La 5e saison, Mons Kallentoft

Ed. Points Seuil, traduit du suédois par Lucile Clauss et Emmanuel Curtil, janvier 2014, 520 pages, 8 euros

On retrouve la 5ème aventure de l'inspecteur Malin Fors, après Hiver, Eté, Automne, Printemps.

Au bout de son obsession.

 

L'inspecteur Malin Fors tente d'être une femme normale: elle vit une histoire d'amour avec Peter, un chirurgien friqué, tente d'être à l'écoute de sa fille Torve partie loin en pensionnat, et surtout, ne touche plus à une goutte d'alcool, même si, souvent ses vieux démons viennent la hanter.
Malin n'est pas une femme paisible. L'absence d'alcool fait hurler ses voix intérieures, n'endort pas ses obsessions, notamment celle de l'affaire Maria Murvall, cette jeune assistante sociale retrouvée nue et hagarde en bordure de forêt, violée et torturée, et qui, depuis, est devenue muette et absente dans un hôpital psychiatrique.
"Un silence de plomb échappé d'un espace coincé entre la vie et la mort dans lequel certains d'entre nous parfois partent. Un espace où les lois de la nature ne s'appliquent plus, un monde de silence, le même que celui de Maria."
Or, un jour, on retrouve une jeune femme morte en forêt et le corps présente beaucoup de similitudes avec Maria Murvall:
" Elle présente plusieurs hématomes, comme si les branches des arbres, tels des serpents géants, avaient essayé de vider son corps de toute étincelle de vie."
Le sixième sens de l'inspecteur lui fait comprendre qu'elle est au début d'une très grosse enquête; d'ailleurs les victimes parlent en elle...Malin devient la caisse de résonance de toutes ces voix, et surtout elle va vite se rendre compte que "le silence est le pire ennemi de la vérité".
L'obsession de Malin pour résoudre l'affaire Maria Murvall paye: cette "tumeur qui n'a cessé de grandir en secret" dévoile une affaire qui se joue à une autre échelle où "une hydre aux visages inconnus" s'est posée telle une "verrue purulente sur la société" suédoise.
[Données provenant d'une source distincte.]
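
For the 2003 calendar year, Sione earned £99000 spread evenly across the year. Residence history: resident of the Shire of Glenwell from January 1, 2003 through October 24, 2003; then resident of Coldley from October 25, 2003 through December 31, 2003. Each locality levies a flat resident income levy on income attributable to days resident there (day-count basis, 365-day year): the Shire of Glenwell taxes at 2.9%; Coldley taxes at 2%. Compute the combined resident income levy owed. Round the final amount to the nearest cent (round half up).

£2705.01

The Shire of Glenwell, January 1 – October 24, 2003: 297 days → £99000 × 2.9% × 297/365 = £2336.1288
Coldley, October 25 – December 31, 2003: 68 days → £99000 × 2% × 68/365 = £368.8767
Total = £2705.0055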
Ainsi, des personnages publics et respectés se retrouvent dans le collimateur de Fors, Zeke, le violent Waldemar et leur chef Sven.
Cependant, pas facile d'aboutir quand le silence et l'aveuglement priment:
"Le mantra de l'égoïste.
Le meilleur allié du Mal.
Le refus de voir.
Le refus de savoir.
C'est ça, le Mal n'existe pas (...) Et quand les gens n'existent pas, il ne peut rien leur arriver de aml.
C'est comme ça.
Si l'on ferme les yeux, la réalité que l'on refuse de voir disparaît."
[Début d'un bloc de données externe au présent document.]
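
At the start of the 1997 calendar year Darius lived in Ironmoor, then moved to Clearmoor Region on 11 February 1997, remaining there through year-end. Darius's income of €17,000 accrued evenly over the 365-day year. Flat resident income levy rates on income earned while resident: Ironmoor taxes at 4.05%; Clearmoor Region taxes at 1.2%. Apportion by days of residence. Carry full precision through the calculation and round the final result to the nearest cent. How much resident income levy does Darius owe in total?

€258.42

Ironmoor, 1 January – 10 February 1997: 41 days → €17,000 × 4.05% × 41/365 = €77.3384
Clearmoor Region, 11 February – 31 December 1997: 324 days → €17,000 × 1.2% × 324/365 = €181.0849
Total = €258.4233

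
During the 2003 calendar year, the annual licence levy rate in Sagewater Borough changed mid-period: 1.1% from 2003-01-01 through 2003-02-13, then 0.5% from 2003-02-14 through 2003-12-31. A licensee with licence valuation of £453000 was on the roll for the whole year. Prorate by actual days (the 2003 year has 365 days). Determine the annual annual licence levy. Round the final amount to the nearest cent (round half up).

£2592.65

2003-01-01 to 2003-02-13: 44 days at 1.1% → £453000 × 1.1% × 44/365 = £600.6904
2003-02-14 to 2003-12-31: 321 days at 0.5% → £453000 × 0.5% × 321/365 = £1991.9589
Total = £2592.6493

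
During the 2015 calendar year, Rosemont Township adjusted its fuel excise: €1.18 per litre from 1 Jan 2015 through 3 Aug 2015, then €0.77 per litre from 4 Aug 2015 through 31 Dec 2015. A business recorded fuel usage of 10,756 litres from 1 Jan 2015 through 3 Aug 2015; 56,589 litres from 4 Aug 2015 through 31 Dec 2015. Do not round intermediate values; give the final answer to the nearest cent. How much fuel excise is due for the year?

€56,265.61

1 Jan – 3 Aug 2015: 10,756 litres at €1.18/litre → €12,692.08
4 Aug – 31 Dec 2015: 56,589 litres at €0.77/litre → €43,573.53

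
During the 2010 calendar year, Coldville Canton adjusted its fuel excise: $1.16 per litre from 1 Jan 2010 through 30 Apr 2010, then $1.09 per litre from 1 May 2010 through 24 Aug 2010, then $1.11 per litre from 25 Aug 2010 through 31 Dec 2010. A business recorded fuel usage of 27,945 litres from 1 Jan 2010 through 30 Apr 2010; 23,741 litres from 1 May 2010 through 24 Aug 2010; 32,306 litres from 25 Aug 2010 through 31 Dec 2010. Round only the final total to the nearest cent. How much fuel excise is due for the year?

$94,153.55

1 Jan – 30 Apr 2010: 27,945 litres at $1.16/litre → $32,416.20
1 May – 24 Aug 2010: 23,741 litres at $1.09/litre → $25,877.69
25 Aug – 31 Dec 2010: 32,306 litres at $1.11/litre → $35,859.66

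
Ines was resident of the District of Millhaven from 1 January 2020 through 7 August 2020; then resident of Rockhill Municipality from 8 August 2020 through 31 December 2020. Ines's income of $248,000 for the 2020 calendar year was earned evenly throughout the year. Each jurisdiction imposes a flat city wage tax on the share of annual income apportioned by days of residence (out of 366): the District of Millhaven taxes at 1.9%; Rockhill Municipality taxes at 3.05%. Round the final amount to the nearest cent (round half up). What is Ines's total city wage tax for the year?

$5,849.68

The District of Millhaven, 1 January – 7 August 2020: 220 days → $248,000 × 1.9% × 220/366 = $2,832.3497
Rockhill Municipality, 8 August – 31 December 2020: 146 days → $248,000 × 3.05% × 146/366 = $3,017.3333
Total = $5,849.6831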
Ce cinquième roman de Mons Kallentoft met en avant une affaire qui servait de fil d'Ariane aux précédents romans, à savoir l'affaire Maria Murvall, jamais résolue alors que, jusque là, toutes les pistes avaient été explorées. La forêt, entité démoniaque ou lieu de tous les dangers, sert de décor aux pires turpitudes de la race humaine. Celui que recherche Malin Fors est le Mal personnifié, incapable de faire la différence entre ce qui fait des femmes des êtres humains et non des animaux...Les victimes, lorsqu'elles ne sont pas mortes, se mettent en retrait de la vie. Elles sombrent dans le mutisme et la catatonie, après avoir été violées par les flammes de l'enfer.
En arrière plan, l'auteur se permet une analyse amère du fonctionnement de la société suédoise et du comportement humain qui préfère taire l'abomination pour rester tranquille... Dès lors, notre héroïne dont le compagnon met la pression pour avoir un enfant, se demande s'il est intelligent de mettre au monde une vie tant que "le monde est un cri de souffrance".
Mari Murvall "vit une saison qui lui est propre.
Une saison où tout est possible, mais où rien ne se passe. La saison où les sensations sont inversées, et où les sentiments sont morts.
Cette saison a un nom.
C'est la cinquième saison."

L'auteur plonge le lecteur dans un polar très sombre dans lequel les flics sont parfois à la limite de la légalité pour avancer dans l'enquête et faire jaillir la vérité. Il faut attendre la situation finale pour vraiment résoudre le puzzle de l'enquête.
 Enfin , on retrouve avec plaisir le personnage tourmenté, dynamique et jusqu’au-boutiste de Malin Fors, lien véritable entre le monde des victimes et celui des enquêteurs.